Getting gated communities charged up for the future

Builders in Chennai ensure their new projects have an Electric Vehicle charging station built into the primary design, but the older projects require more effort

Updated - October 20, 2023 04:28 pm IST

Published - October 20, 2023 02:06 pm IST

Bollineni Hillside in Chennai is firming up plans for establishing an Electric Vehicle (EV) charging infrastructure. Realisation that this facility cannot wait anymore dawned on Bollineni Hillside Residential Township Owners Association (BHRTOA) in a dramatic fashion. A 1,300-unit gated community in Perumbakkam, Bollineni Hillside has apartment blocks and independent villas with the former dominating the landscape.

Across the apartment blocks, only three households own EVs. But reportedly, they were making a splash with their charging routines until BHRTOA stepped in and called time on it.

Commander Satish Chandrasekaran (retd.), president, BHRTOA, reveals these EV owners ran cables down their towers to their cars on the driveway and charged them with their kit chargers plugged in at home. This practice obviously did not do much for aesthetics, nor for safety. Being untethered home kit EV chargers, they would put in more hours doing their job, leaving those cables dangling down the towers all the while.

EV station at Radiance Mandarin, Chennai.

EV station at Radiance Mandarin, Chennai. | Photo Credit: special arrangement

Recently, Radiance Mandarin Owners Welfare Association (RMAOWA) unwrapped an EV charging station for its 360-unit community in Thoraipakkam, despite having an EV-owning population that can be counted on one hand. The compass was being set more to the future than the present.

Overall consent

With EVs just trickling into parking spaces at gated communities, demand from residents for an EV charging station is often feebly-voiced, if not unvoiced.

However, the slowly-growing need for this facility in gated communities, particularly those with a vertical configuration, is apparent, and a majority of resident associations are alive to it. How quickly a community responds to this need depends on its general agility towards embracing change and ability to arrive at consensus by managing buy-ins from Association members and flat owners.

It is not so much the cost as the will that determines whether an Association inks in plans for a charging station. Generally, residents’ associations play the waiting game, as the EV revolution is still only progressing at a leisurely trot.

Vinod Gopinathan, joint secretary, RMAOWA, notes the charging station arrived at his community after a year spent waiting and thumbing through options.

The sense of urgency is stronger among builders of gated communities. In fact, in their ongoing and new projects, they do not think twice before offering an EV charging station as an amenity. “Out of 100 inquiries about a new project, 10 prospective buyers would ask about this feature. Not all of the 10 would have an EV, but they are nevertheless interested in EV infrastructure. Given this, we need to give buyers this facility. Down the line, there could be a government mandate around having an EV charging station in a project, one that might go as far as specifying that the builder maintain a particular houses-to-charging units ratio,” says Manu Jacob Sabu, Head of Marketing, Baashyaam Constructions.

Choice of numbers

“Inheriting” an EV charging station from the builder will spare the Association the hassle of planning one from the ground up.

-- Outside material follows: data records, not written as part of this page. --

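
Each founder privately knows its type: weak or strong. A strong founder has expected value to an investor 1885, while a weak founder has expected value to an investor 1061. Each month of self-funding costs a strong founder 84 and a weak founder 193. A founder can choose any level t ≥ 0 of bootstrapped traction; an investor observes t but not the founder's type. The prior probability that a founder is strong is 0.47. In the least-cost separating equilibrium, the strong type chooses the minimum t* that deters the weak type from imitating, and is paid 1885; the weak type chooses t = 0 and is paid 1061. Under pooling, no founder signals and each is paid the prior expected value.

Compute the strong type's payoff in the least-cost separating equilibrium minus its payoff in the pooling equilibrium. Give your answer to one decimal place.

Least-cost separating signal: t* solves 1061 = 1885 − 193·t*, so t* = (1885 − 1061)/193 ≈ 4.2694.
Strong type's separating payoff: 1885 − 84 × t* = 1885 − 84 × (1885 − 1061)/193 = 1885 − 69216/193 ≈ 1526.368.
Pooling payoff: 0.47 × 1885 + 0.53 × 1061 = 1448.28.
Difference: 1526.368 − 1448.28 = 78.088, i.e. 78.1 to one decimal place.
The strong type prefers to separate.

78.1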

Even where a builder has bequeathed an EV charging station to a residents’ association, the latter would have to roll up their sleeves at some point and build upon the existing infrastructure. Each Association has to work out its choices in terms of how many charging units would serve its needs best, and their power capabilities. Gopinathan says that RMAOWA went in for the fast-charging 22 kw option so that any car can be charged quickly.

But if the EV population in the community increases, and it surely will sooner or later, they might have to bring in reinforcements, which would be dictated by everyday requirements and budgets.

Cost analysis
The investment cost varies on the basis of the power and speed of the chargers installed at the station. Radiance Mandarin Owners Welfare Association, which governs the 360-unit housing complex in Thoraipakkam, went in for four charging units for electric bikes, and two, high-end, fast-charging 22 kw units for electric cars, for a little over ₹1 lakh. In all the charging stations, the charging and resultant billing to the user is controlled by the app provided by the service provider. Above the electricity bill charges (based on a commercial connection), a small charge is usually added to recover investment cost and later meet running costs. Vinod Gopinathan, Association joint secretary, says, “The additional cost component can be changed any time. As residents’ associations run the EV charging stations as part of a bouquet of services, this added charge is very nominal, aimed only at covering costs.”

The charging and billing for a resident (and in some communities, even guests of residents) is done via an app provided by the service provider, the company that installed the EV charging units. The system running largely on the cloud, there is no need for anyone to man the station.

However, following the expiry of the charging units’ warranty period, the Association would have to sign up for AMC (annual maintenance contract) deals with the service provider.

Sriram J., Lead – Charging Infrastructure, Bolt Earth, a charging station and allied software service provider, says that as of now, apart from the sale and installation of the charging units, revenue for service providers is generated through AMCs after the warranty period has expired. As this whole system is in its initial stages, now service providers may not charge towards the use of the software that runs the chargers and the stations, he continues.